Royal Caribbean Cruises Ltd. (RCCL), the world’s second largest cruise shipping company, says all options are option to increase the group’s liquidity, while operating expenses of its fleet that is in lay up is about $150 million to $170 million per month.

"Since late January, we have undertaken several proactive measures to mitigate the financial and operational impacts of COVID-19." said Jason T. Liberty, executive vice president and CFO, said in a statement. 

"Our focus is on bolstering liquidity through significant cost cutting, capital spend reductions, and other cash conservation measures.  In addition, the Company is considering additional financing sources.  We continue to evaluate all options available to us to further enhance liquidity."

As of April 30, 2020, the Company had liquidity of approximately $2.3 billion all in the form of cash and cash equivalents. 

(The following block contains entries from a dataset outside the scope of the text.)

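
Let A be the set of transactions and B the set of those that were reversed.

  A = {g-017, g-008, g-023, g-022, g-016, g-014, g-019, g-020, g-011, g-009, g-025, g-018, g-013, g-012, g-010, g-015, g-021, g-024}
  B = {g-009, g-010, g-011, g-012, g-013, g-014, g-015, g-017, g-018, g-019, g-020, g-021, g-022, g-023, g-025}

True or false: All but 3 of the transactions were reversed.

Truth condition: |A ∖ B| = 3.
|A| = 18, |A ∩ B| = 15, |A ∖ B| = 3.
|A ∖ B| = 3, so the statement is true.

True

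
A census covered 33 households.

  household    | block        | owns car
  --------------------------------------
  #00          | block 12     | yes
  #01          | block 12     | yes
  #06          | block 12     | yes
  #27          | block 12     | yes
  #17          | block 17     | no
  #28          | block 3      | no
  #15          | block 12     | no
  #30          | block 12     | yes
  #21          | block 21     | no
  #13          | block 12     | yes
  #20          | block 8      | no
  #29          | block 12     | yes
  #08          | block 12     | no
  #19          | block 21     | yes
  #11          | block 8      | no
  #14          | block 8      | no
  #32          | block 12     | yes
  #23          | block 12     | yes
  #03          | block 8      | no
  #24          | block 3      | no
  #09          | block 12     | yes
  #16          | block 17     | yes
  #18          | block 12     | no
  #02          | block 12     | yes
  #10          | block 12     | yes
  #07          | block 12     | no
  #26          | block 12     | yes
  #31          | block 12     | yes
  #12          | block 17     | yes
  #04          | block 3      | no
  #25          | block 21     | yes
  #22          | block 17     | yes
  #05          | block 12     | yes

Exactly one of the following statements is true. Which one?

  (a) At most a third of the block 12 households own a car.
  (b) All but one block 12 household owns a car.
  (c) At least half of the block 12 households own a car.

(c)

|A| = 19, |A ∩ B| = 15, |A ∖ B| = 4.
(a) requires |A ∩ B| / |A| ≤ 1/3: false.
(b) requires |A ∖ B| = 1: false.
(c) requires |A ∩ B| ≥ |A ∖ B|: true.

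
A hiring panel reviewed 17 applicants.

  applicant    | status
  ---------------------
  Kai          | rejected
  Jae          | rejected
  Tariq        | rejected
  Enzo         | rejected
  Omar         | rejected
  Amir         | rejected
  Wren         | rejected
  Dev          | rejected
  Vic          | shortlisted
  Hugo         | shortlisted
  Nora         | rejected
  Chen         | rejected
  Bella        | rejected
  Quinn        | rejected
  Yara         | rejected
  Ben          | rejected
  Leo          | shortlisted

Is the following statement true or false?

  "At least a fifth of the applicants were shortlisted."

'At least a fifth of the applicants were shortlisted' holds iff |A ∩ B| / |A| ≥ 1/5.
|A| = 17, |A ∩ B| = 3, |A ∖ B| = 14.
|A ∩ B|/|A| = 3/17, so the statement is false.

False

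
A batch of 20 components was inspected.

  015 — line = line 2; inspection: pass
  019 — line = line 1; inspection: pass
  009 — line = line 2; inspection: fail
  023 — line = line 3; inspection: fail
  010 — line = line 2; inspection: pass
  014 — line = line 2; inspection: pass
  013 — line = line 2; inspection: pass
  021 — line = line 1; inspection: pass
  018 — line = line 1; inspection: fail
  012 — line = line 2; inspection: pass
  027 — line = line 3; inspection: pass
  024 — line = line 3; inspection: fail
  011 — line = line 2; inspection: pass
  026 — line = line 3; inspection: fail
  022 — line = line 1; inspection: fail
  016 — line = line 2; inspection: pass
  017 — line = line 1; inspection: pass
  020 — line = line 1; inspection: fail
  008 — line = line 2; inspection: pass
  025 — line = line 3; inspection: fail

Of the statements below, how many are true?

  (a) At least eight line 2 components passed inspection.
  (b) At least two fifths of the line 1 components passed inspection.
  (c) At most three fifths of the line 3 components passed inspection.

3

(a) line 2: |A| = 9, |A ∩ B| = 8; needs |A ∩ B| ≥ 8 — true.
(b) line 1: |A| = 6, |A ∩ B| = 3; needs |A ∩ B| / |A| ≥ 2/5 — true.
(c) line 3: |A| = 5, |A ∩ B| = 1; needs |A ∩ B| / |A| ≤ 3/5 — true.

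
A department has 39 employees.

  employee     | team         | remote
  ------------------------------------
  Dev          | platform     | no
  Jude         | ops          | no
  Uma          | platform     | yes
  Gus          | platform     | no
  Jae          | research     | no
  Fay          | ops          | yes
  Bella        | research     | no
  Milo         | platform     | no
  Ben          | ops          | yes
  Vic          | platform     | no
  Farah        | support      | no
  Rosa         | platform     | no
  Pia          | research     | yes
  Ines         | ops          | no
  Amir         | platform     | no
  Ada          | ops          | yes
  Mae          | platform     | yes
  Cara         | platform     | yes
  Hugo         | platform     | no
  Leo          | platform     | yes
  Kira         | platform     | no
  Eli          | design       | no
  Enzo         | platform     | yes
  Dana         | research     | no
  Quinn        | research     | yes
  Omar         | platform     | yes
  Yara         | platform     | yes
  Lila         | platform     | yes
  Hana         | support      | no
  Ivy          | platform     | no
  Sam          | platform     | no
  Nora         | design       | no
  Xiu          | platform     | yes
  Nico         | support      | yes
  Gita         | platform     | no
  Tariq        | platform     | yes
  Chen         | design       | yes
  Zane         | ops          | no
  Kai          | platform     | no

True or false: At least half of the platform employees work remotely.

Truth condition: |A ∩ B| ≥ |A ∖ B|.
|A| = 22, |A ∩ B| = 10, |A ∖ B| = 12.
10 < 12, so the statement is false.

False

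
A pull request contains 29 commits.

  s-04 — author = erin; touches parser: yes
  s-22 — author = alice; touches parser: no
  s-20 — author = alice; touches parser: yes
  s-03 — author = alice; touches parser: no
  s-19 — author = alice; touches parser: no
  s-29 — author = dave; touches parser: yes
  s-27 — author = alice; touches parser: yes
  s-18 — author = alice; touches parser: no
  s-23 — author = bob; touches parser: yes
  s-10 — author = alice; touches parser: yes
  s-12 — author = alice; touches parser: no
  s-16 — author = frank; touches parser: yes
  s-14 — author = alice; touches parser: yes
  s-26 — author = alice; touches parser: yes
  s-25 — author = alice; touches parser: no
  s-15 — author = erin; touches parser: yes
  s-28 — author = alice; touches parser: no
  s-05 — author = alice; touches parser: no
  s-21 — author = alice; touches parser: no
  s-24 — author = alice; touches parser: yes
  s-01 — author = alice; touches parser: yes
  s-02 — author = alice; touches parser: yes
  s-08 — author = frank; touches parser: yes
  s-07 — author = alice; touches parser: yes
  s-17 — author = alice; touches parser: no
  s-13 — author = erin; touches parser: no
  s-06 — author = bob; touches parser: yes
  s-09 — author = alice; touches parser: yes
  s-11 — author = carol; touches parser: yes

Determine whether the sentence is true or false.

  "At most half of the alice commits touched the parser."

'At most half of the alice commits touched the parser' holds iff |A ∩ B| ≤ |A ∖ B|.
|A| = 20, |A ∩ B| = 10, |A ∖ B| = 10.
10 = 10, so the statement is true.

True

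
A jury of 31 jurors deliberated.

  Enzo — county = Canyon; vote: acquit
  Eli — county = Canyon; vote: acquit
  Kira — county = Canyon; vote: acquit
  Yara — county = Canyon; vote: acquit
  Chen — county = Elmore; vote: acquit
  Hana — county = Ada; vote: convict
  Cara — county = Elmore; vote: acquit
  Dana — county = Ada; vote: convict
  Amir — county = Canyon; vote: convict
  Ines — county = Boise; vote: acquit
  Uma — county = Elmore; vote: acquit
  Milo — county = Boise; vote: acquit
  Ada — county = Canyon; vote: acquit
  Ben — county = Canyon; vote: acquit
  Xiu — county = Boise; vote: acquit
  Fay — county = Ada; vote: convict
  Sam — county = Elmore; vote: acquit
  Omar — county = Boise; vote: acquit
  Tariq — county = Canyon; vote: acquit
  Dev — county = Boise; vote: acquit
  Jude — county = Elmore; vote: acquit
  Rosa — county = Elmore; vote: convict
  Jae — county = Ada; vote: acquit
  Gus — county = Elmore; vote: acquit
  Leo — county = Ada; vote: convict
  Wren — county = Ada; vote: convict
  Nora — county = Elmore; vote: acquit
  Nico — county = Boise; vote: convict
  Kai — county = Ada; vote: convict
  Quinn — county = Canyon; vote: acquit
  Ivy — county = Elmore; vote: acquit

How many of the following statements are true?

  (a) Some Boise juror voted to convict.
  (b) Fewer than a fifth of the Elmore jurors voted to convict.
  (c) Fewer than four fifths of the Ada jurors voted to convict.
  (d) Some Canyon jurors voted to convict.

3

(a) Boise: |A| = 6, |A ∩ B| = 1; needs A ∩ B ≠ ∅ (|A ∩ B| ≥ 1) — true.
(b) Elmore: |A| = 9, |A ∩ B| = 1; needs |A ∩ B| / |A| < 1/5 — true.
(c) Ada: |A| = 7, |A ∩ B| = 6; needs |A ∩ B| / |A| < 4/5 — false.
(d) Canyon: |A| = 9, |A ∩ B| = 1; needs A ∩ B ≠ ∅ (|A ∩ B| ≥ 1) — true.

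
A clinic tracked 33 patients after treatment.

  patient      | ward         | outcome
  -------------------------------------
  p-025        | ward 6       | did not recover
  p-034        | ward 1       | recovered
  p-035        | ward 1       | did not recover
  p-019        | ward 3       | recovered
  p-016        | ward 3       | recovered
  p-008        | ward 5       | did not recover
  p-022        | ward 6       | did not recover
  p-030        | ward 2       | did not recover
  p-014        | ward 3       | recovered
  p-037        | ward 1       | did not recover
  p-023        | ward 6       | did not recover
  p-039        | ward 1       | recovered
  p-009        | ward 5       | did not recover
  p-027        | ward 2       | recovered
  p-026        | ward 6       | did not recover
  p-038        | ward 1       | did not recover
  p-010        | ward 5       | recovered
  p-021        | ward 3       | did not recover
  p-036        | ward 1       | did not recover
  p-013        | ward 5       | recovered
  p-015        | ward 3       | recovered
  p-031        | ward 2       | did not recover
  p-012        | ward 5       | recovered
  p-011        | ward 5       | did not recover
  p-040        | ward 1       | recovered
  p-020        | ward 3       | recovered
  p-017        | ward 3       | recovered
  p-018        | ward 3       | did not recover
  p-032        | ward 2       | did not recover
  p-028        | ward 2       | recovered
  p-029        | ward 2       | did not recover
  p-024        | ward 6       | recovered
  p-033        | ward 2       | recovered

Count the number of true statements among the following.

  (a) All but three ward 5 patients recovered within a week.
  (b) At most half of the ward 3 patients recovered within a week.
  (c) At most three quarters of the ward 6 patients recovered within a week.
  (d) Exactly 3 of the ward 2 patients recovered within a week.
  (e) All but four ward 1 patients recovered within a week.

(a) ward 5: |A| = 6, |A ∩ B| = 3; needs |A ∖ B| = 3 — true.
(b) ward 3: |A| = 8, |A ∩ B| = 6; needs |A ∩ B| ≤ |A ∖ B| — false.
(c) ward 6: |A| = 5, |A ∩ B| = 1; needs |A ∩ B| / |A| ≤ 3/4 — true.
(d) ward 2: |A| = 7, |A ∩ B| = 3; needs |A ∩ B| = 3 — true.
(e) ward 1: |A| = 7, |A ∩ B| = 3; needs |A ∖ B| = 4 — true.

4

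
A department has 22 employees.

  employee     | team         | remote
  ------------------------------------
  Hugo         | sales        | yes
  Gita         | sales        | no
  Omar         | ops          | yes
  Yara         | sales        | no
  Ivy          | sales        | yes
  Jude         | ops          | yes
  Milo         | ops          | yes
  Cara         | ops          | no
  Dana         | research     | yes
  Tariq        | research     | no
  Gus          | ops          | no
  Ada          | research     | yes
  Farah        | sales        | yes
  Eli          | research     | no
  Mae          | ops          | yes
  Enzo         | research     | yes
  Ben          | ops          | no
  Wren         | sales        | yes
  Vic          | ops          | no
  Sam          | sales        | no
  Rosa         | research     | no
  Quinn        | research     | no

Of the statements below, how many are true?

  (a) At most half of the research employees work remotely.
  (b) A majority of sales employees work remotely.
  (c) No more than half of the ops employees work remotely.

3

(a) research: |A| = 7, |A ∩ B| = 3; needs |A ∩ B| ≤ |A ∖ B| — true.
(b) sales: |A| = 7, |A ∩ B| = 4; needs |A ∩ B| > |A ∖ B| — true.
(c) ops: |A| = 8, |A ∩ B| = 4; needs |A ∩ B| ≤ |A ∖ B| — true.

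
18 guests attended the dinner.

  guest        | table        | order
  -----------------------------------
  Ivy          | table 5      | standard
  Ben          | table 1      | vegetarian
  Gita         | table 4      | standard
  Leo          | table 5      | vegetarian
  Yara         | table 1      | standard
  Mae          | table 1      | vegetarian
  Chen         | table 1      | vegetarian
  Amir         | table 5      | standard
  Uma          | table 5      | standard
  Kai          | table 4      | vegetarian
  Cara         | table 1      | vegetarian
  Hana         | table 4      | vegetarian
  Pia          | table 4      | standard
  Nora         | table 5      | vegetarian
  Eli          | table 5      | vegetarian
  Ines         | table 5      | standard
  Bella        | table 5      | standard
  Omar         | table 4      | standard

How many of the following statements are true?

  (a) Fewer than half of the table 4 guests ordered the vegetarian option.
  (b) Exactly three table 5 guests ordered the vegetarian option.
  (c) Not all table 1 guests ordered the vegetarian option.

(a) table 4: |A| = 5, |A ∩ B| = 2; needs |A ∩ B| < |A ∖ B| — true.
(b) table 5: |A| = 8, |A ∩ B| = 3; needs |A ∩ B| = 3 — true.
(c) table 1: |A| = 5, |A ∩ B| = 4; needs A ⊄ B (|A ∖ B| ≥ 1) — true.

3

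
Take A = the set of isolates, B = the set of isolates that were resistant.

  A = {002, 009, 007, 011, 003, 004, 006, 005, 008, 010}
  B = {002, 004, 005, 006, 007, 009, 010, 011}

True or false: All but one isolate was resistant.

Truth condition: |A ∖ B| = 1.
A (the restrictor) = {002, 009, 007, 011, 003, 004, 006, 005, 008, 010}, |A| = 10.
A ∖ B = {003, 008}, so |A ∖ B| = 2.
|A ∖ B| = 2, so the statement is false.

False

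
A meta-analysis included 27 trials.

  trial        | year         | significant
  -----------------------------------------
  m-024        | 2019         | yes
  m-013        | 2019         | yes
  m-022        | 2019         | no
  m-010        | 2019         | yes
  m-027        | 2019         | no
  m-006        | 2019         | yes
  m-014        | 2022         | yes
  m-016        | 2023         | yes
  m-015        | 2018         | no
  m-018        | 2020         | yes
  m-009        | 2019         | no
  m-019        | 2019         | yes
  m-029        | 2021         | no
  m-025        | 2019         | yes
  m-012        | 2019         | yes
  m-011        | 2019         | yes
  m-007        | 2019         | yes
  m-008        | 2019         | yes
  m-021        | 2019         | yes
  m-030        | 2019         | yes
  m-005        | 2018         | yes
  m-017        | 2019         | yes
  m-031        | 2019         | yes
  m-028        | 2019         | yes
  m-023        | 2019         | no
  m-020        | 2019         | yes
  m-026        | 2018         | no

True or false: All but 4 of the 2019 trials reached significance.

Truth condition: |A ∖ B| = 4.
|A| = 20, |A ∩ B| = 16, |A ∖ B| = 4.
|A ∖ B| = 4, so the statement is true.

True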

On May 4, 2020 the company increased the 364-day senior secured credit facility and drew $150 million, further enhancing the Company's liquidity profile.

The company has taken significant actions to reduce operating expenses during the suspension of its global cruise operations. Significantly reduced ship operating expenses, including crew payroll, food, fuel, insurance and port charges.

The company's ships are currently transitioning into various levels of layup with several ships in the fleet transitioning into cold layup, further reducing operating expenses.

The company estimates that its average ongoing ship operating expenses and administrative expenses is approximately $150 million to $170 million per month during the suspension of operations. RCCL may seek to further reduce this average monthly requirement under a prolonged non-revenue scenario.